Suit Claims New Orleans Plan Discriminates
Tuesday, June 27, 2006; 8:12 PM
NEW ORLEANS -- Residents of four public housing complexes sued Tuesday to open their shuttered apartments, saying the federal government's plan to demolish their homes is discriminatory and violates international laws that protect people displaced by natural disasters.
Critics have been staging marches and set up a tent city to protest the U.S. Department of Housing and Urban Development's decision to tear down the deteriorating buildings after Hurricane Katrina struck last summer.
They say the agency's plan will drive black families out of the city. Before Katrina, 5,100 families lived in public housing units in New Orleans; only 1,100 have returned since the storm.
"It's time to let people come home," said Judith Browne, a lawyer with the Advancement Project, a civil rights group that filed the suit.

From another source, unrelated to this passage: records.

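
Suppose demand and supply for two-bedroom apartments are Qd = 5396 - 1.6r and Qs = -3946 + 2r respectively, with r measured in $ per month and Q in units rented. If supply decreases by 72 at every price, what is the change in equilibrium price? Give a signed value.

Δr = 20

Set Qd = Qs: 5396 - 1.6r = -3946 + 2r, so 9342 = 3.6r and r* = 2595.
From the demand curve, Q* = 5396 - 1.6(2595) = 1244.
After the shift, supply is Qs = -4018 + 2r.
New equilibrium: 9414 = 3.6r, so r = 2615 and Q = 1212.
Δr = 2615 - 2595 = 20.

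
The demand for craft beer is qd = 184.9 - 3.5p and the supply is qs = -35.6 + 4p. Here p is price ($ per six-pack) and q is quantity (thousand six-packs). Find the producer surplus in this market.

At equilibrium qd = qs, so 184.9 - 3.5p = -35.6 + 4p; collecting terms, 220.5 = 7.5p and p* = 29.4.
From the demand curve, q* = 184.9 - 3.5(29.4) = 82.
Supply choke price (qs = 0): p = 8.9. Producer surplus = ½ × (29.4 - 8.9) × 82 = 840.5.

Producer surplus = 840.5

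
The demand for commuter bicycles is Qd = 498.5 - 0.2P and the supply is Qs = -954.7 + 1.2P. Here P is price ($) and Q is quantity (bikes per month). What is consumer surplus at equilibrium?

Consumer surplus = 211557.025

The market clears where 498.5 - 0.2P = -954.7 + 1.2P. Rearranging, 1.4P = 1453.2, hence P* = 1038.
Then Q* = 498.5 - 0.2(1038) = 290.9.
Demand choke price (Qd = 0): P = 498.5/0.2 = 2492.5. Consumer surplus = ½ × (2492.5 - 1038) × 290.9 = 211557.025.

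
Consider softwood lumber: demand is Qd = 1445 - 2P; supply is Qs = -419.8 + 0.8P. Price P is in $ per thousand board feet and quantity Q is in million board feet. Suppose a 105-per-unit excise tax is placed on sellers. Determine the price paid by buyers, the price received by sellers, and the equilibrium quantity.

P_b = 696, P_s = 591, Q = 53

The tax drives a wedge P_b - P_s = 105. Substituting P_s = P_b - 105 into supply: Qs = -503.8 + 0.8P_b.
Set Qd = Qs: 1445 - 2P_b = -503.8 + 0.8P_b, so 1948.8 = 2.8P_b and P_b = 696.
So P_s = 591 and the quantity traded is Q = 1445 - 2(696) = 53.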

The agency says it wants to revamp the city's public housing stock by destroying old and unsafe complexes and replace them with mixed-income neighborhoods.
HUD's plan also would reopen other public housing complexes closed since the storm and give displaced residents money to rent homes with vouchers.

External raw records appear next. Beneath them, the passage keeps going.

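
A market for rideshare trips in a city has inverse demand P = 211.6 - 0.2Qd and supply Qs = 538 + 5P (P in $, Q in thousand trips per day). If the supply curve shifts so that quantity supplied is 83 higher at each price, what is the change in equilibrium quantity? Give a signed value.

Solving each curve for Q: Qd = 1058 - 5P.
Set Qd = Qs: 1058 - 5P = 538 + 5P, so 520 = 10P and P* = 52.
From the demand curve, Q* = 1058 - 5(52) = 798.
After the shift, supply is Qs = 621 + 5P.
New equilibrium: 437 = 10P, so P = 43.7 and Q = 839.5.
ΔQ = 839.5 - 798 = 41.5.

ΔQ = 41.5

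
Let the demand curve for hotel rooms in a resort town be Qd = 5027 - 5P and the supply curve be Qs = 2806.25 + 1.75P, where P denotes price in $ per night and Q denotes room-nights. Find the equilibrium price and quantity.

P* = 329, Q* = 3382

At equilibrium Qd = Qs, so 5027 - 5P = 2806.25 + 1.75P; collecting terms, 2220.75 = 6.75P and P* = 329.
Substitute back: Q* = 5027 - 5(329) = 3382.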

HUD Secretary Alphonso Jackson said in a statement that "the question is not whether displaced families will return, but what they will return to."
Katrina "put a spotlight on the inadequacy of the cramped and decrepit public housing in New Orleans _ the same outdated housing naysayers and pessimists say we should leave as is," Jackson said.
The secretary added that his plan calls for better public housing. "Katrina took a tremendous toll on New Orleans, but it also gave us an opportunity to build an even better city for future generations," he said.